March Madness Live Tries to Entice Viewers in Down Year

    • In a year where sports TV viewership has dropped across the board, streaming platforms are looking to reach audiences traditional television may have lost.
    • March Madness Live, the NCAA men’s tournament streaming platform, is looking to engage viewers not only with their slate of games, but also a new look and interactive features.

In a year where sports TV viewership has dropped across the board, streaming platforms are looking to reach audiences traditional television may have lost.

March Madness Live, the NCAA men’s tournament streaming platform, is looking to engage viewers not only with their slate of games, but also with a new look and interactive features.

“We’re not only the first screen, but we’re also the second screen,” Turner Sports SVP of Digital Hania Poole told FOS.

Live streams during the First Four games saw “double-digit increases” from 2019, according to Turner.
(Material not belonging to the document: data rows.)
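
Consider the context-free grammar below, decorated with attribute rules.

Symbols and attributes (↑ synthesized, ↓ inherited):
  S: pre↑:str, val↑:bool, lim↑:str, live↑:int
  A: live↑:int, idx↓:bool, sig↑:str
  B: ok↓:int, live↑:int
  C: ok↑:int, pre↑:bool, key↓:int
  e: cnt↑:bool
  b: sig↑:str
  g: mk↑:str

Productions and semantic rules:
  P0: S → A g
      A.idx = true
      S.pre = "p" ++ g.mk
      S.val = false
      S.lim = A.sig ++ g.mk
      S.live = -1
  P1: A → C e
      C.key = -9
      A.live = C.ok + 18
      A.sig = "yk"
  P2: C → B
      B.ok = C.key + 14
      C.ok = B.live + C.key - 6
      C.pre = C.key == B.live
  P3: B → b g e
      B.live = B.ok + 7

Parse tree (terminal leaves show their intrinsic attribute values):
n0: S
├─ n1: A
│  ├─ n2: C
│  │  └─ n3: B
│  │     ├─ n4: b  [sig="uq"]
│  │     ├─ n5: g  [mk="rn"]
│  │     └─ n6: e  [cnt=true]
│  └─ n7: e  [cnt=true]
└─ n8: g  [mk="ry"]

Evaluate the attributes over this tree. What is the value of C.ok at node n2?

1. n1.idx = true  [true]
2. n2.key = -9  [-9]
3. n3.ok = 5  [C.key + 14]
4. n4.sig = "uq"  [terminal]
5. n5.mk = "rn"  [terminal]
6. n6.cnt = true  [terminal]
7. n3.live = 12  [B.ok + 7]
8. n2.ok = -3  [B.live + C.key - 6]
9. n2.pre = false  [C.key == B.live]
10. n7.cnt = true  [terminal]
11. n1.live = 15  [C.ok + 18]
12. n1.sig = "yk"  ["yk"]
13. n8.mk = "ry"  [terminal]
14. n0.pre = "pry"  ["p" ++ g.mk]
15. n0.val = false  [false]
16. n0.lim = "ykry"  [A.sig ++ g.mk]
17. n0.live = -1  [-1]

-3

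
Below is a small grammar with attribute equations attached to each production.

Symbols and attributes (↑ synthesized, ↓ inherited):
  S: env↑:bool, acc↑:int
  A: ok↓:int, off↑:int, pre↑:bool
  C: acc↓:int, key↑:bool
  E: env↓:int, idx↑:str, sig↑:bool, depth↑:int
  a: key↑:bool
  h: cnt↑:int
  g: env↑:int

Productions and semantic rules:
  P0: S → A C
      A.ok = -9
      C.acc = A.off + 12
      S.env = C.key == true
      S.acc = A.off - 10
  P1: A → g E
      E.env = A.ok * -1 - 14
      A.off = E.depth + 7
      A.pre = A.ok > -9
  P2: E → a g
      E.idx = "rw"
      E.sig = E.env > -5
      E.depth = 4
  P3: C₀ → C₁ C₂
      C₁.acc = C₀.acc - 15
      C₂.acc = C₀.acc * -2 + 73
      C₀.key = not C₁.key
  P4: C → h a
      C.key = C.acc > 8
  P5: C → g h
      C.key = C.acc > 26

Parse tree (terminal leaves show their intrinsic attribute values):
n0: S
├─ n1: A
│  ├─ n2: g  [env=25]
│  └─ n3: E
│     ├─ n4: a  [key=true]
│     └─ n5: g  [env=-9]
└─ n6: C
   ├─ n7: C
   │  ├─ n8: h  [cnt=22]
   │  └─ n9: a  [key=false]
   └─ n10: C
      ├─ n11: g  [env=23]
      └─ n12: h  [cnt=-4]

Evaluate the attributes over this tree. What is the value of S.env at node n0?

1. n1.ok = -9  [-9]
2. n2.env = 25  [terminal]
3. n3.env = -5  [A.ok * -1 - 14]
4. n4.key = true  [terminal]
5. n5.env = -9  [terminal]
6. n3.idx = "rw"  ["rw"]
7. n3.sig = false  [E.env > -5]
8. n3.depth = 4  [4]
9. n1.off = 11  [E.depth + 7]
10. n1.pre = false  [A.ok > -9]
11. n6.acc = 23  [A.off + 12]
12. n7.acc = 8  [C₀.acc - 15]
13. n8.cnt = 22  [terminal]
14. n9.key = false  [terminal]
15. n7.key = false  [C.acc > 8]
16. n10.acc = 27  [C₀.acc * -2 + 73]
17. n11.env = 23  [terminal]
18. n12.cnt = -4  [terminal]
19. n10.key = true  [C.acc > 26]
20. n6.key = true  [not C₁.key]
21. n0.env = true  [C.key == true]
22. n0.acc = 1  [A.off - 10]

true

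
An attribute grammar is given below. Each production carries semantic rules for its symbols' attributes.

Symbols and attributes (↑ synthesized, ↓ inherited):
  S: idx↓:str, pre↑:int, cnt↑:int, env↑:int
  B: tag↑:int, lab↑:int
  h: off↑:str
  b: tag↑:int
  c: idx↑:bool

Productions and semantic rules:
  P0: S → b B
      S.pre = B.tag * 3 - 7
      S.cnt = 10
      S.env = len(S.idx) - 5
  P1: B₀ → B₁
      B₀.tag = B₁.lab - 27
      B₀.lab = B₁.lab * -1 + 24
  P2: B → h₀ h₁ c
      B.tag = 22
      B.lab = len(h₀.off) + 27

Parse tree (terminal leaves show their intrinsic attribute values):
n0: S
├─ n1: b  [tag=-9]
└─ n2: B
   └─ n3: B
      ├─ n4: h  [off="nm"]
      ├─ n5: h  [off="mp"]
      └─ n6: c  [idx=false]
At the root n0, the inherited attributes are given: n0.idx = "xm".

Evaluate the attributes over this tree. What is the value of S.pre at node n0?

1. n0.idx = "xm"  [given at root]
2. n1.tag = -9  [terminal]
3. n4.off = "nm"  [terminal]
4. n5.off = "mp"  [terminal]
5. n6.idx = false  [terminal]
6. n3.tag = 22  [22]
7. n3.lab = 29  [len(h₀.off) + 27]
8. n2.tag = 2  [B₁.lab - 27]
9. n2.lab = -5  [B₁.lab * -1 + 24]
10. n0.pre = -1  [B.tag * 3 - 7]
11. n0.cnt = 10  [10]
12. n0.env = -3  [len(S.idx) - 5]

-1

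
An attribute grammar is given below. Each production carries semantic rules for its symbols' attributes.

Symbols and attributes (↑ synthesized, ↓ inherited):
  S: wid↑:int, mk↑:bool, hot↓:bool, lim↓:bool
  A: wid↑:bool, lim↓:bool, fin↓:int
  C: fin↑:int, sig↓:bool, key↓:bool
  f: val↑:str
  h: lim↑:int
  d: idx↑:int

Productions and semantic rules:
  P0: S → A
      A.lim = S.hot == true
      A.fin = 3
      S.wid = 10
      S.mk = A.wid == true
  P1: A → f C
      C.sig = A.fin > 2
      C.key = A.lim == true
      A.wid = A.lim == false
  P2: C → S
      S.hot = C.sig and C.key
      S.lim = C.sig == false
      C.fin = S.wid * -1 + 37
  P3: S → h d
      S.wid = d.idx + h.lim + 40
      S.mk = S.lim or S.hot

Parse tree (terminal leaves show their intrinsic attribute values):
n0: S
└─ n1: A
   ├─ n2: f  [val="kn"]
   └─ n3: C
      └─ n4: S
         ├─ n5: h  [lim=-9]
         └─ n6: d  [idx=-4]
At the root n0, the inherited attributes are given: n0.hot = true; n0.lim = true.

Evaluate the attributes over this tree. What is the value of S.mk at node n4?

true

1. n0.hot = true  [given at root]
2. n0.lim = true  [given at root]
3. n1.lim = true  [S.hot == true]
4. n1.fin = 3  [3]
5. n2.val = "kn"  [terminal]
6. n3.sig = true  [A.fin > 2]
7. n3.key = true  [A.lim == true]
8. n4.hot = true  [C.sig and C.key]
9. n4.lim = false  [C.sig == false]
10. n5.lim = -9  [terminal]
11. n6.idx = -4  [terminal]
12. n4.wid = 27  [d.idx + h.lim + 40]
13. n4.mk = true  [S.lim or S.hot]
14. n3.fin = 10  [S.wid * -1 + 37]
15. n1.wid = false  [A.lim == false]
16. n0.wid = 10  [10]
17. n0.mk = false  [A.wid == true]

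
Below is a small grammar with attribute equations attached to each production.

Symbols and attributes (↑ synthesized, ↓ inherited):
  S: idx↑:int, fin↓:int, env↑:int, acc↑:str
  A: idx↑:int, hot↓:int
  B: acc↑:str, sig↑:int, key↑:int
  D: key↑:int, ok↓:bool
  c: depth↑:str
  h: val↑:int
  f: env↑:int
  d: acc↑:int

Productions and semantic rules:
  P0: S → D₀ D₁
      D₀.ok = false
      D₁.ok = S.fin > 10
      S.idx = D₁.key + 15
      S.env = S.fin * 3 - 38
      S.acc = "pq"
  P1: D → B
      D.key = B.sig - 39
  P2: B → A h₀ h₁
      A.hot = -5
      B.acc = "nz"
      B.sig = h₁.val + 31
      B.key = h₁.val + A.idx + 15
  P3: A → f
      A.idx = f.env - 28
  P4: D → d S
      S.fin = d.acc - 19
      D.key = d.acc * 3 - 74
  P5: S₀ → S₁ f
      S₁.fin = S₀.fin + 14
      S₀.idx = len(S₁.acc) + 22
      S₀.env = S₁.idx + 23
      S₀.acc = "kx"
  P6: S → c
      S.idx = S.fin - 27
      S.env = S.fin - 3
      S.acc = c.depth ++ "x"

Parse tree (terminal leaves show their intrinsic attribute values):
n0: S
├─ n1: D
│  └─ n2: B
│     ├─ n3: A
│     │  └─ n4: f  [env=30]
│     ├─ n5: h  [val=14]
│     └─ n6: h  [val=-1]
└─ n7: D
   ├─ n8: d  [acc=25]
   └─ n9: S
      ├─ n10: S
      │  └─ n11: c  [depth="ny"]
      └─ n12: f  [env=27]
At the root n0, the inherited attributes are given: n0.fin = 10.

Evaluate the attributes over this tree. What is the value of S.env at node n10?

17

1. n0.fin = 10  [given at root]
2. n1.ok = false  [false]
3. n3.hot = -5  [-5]
4. n4.env = 30  [terminal]
5. n3.idx = 2  [f.env - 28]
6. n5.val = 14  [terminal]
7. n6.val = -1  [terminal]
8. n2.acc = "nz"  ["nz"]
9. n2.sig = 30  [h₁.val + 31]
10. n2.key = 16  [h₁.val + A.idx + 15]
11. n1.key = -9  [B.sig - 39]
12. n7.ok = false  [S.fin > 10]
13. n8.acc = 25  [terminal]
14. n9.fin = 6  [d.acc - 19]
15. n10.fin = 20  [S₀.fin + 14]
16. n11.depth = "ny"  [terminal]
17. n10.idx = -7  [S.fin - 27]
18. n10.env = 17  [S.fin - 3]
19. n10.acc = "nyx"  [c.depth ++ "x"]
20. n12.env = 27  [terminal]
21. n9.idx = 25  [len(S₁.acc) + 22]
22. n9.env = 16  [S₁.idx + 23]
23. n9.acc = "kx"  ["kx"]
24. n7.key = 1  [d.acc * 3 - 74]
25. n0.idx = 16  [D₁.key + 15]
26. n0.env = -8  [S.fin * 3 - 38]
27. n0.acc = "pq"  ["pq"]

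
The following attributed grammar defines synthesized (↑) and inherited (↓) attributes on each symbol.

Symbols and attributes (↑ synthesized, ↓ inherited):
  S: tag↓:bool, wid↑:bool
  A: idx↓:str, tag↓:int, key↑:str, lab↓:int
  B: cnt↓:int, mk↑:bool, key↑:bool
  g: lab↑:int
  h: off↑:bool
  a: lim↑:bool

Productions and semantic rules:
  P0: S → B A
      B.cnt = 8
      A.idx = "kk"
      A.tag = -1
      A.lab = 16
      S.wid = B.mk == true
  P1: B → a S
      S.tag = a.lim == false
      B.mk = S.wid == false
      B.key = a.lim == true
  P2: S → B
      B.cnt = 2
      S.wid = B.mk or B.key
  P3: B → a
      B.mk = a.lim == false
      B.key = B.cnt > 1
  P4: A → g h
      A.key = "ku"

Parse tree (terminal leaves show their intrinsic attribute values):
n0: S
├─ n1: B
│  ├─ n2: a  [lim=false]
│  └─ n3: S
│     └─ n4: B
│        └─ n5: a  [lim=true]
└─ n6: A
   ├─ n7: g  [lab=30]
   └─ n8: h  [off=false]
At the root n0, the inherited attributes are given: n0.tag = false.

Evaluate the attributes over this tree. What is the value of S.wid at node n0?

false

1. n0.tag = false  [given at root]
2. n1.cnt = 8  [8]
3. n2.lim = false  [terminal]
4. n3.tag = true  [a.lim == false]
5. n4.cnt = 2  [2]
6. n5.lim = true  [terminal]
7. n4.mk = false  [a.lim == false]
8. n4.key = true  [B.cnt > 1]
9. n3.wid = true  [B.mk or B.key]
10. n1.mk = false  [S.wid == false]
11. n1.key = false  [a.lim == true]
12. n6.idx = "kk"  ["kk"]
13. n6.tag = -1  [-1]
14. n6.lab = 16  [16]
15. n7.lab = 30  [terminal]
16. n8.off = false  [terminal]
17. n6.key = "ku"  ["ku"]
18. n0.wid = false  [B.mk == true]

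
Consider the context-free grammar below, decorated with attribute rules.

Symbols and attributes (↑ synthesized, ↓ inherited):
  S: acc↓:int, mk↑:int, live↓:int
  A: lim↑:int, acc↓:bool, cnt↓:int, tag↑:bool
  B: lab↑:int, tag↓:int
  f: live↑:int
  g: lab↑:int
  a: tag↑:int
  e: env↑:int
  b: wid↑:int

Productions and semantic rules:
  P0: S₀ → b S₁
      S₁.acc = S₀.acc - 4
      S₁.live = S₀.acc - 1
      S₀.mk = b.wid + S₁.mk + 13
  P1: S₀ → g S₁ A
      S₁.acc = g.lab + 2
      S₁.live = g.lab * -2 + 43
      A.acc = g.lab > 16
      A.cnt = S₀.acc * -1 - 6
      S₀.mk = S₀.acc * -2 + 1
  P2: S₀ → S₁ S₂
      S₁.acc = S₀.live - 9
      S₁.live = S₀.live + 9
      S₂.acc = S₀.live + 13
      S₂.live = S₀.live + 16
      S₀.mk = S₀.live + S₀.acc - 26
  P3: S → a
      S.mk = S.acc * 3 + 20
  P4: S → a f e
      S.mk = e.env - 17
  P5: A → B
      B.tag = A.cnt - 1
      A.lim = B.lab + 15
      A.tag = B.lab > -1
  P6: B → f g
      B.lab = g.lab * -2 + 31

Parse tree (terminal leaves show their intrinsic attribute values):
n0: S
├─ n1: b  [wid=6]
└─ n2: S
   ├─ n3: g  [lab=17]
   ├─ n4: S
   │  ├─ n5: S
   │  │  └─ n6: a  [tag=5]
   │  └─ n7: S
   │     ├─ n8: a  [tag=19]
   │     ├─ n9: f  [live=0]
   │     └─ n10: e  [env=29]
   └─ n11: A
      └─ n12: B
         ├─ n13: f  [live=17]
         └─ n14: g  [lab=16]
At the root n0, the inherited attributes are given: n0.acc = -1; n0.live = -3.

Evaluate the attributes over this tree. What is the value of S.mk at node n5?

20

1. n0.acc = -1  [given at root]
2. n0.live = -3  [given at root]
3. n1.wid = 6  [terminal]
4. n2.acc = -5  [S₀.acc - 4]
5. n2.live = -2  [S₀.acc - 1]
6. n3.lab = 17  [terminal]
7. n4.acc = 19  [g.lab + 2]
8. n4.live = 9  [g.lab * -2 + 43]
9. n5.acc = 0  [S₀.live - 9]
10. n5.live = 18  [S₀.live + 9]
11. n6.tag = 5  [terminal]
12. n5.mk = 20  [S.acc * 3 + 20]
13. n7.acc = 22  [S₀.live + 13]
14. n7.live = 25  [S₀.live + 16]
15. n8.tag = 19  [terminal]
16. n9.live = 0  [terminal]
17. n10.env = 29  [terminal]
18. n7.mk = 12  [e.env - 17]
19. n4.mk = 2  [S₀.live + S₀.acc - 26]
20. n11.acc = true  [g.lab > 16]
21. n11.cnt = -1  [S₀.acc * -1 - 6]
22. n12.tag = -2  [A.cnt - 1]
23. n13.live = 17  [terminal]
24. n14.lab = 16  [terminal]
25. n12.lab = -1  [g.lab * -2 + 31]
26. n11.lim = 14  [B.lab + 15]
27. n11.tag = false  [B.lab > -1]
28. n2.mk = 11  [S₀.acc * -2 + 1]
29. n0.mk = 30  [b.wid + S₁.mk + 13]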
In the first week of the tournament, March Madness Live’s “connected device use,” or viewership through platforms like Apple TV or Roku, has grown 5% since 2019.

Viewership for the first weekend of the NCAA men’s tournament in general, however, dipped about 3% since 2019. Poole said before the tournament that she had “modest” expectations this year for viewership, so that isn’t surprising.

Poole’s team has specifically continued to “lean in” to bracket features on the platform, she said. Research found that consumers were more likely to watch games if they were engaged with brackets. “It’s just more connective tissue to the tournament.”

Pandemic cancelations have made it harder for viewers to get into a “rhythm” to watch college basketball, which has made viewership suffer, Poole explained. The absence of “blue bloods” like Duke, Louisville, and Kentucky this year also contributes to the drop.

“Even people who hate Duke like to show up to watch them lose,” Poole said.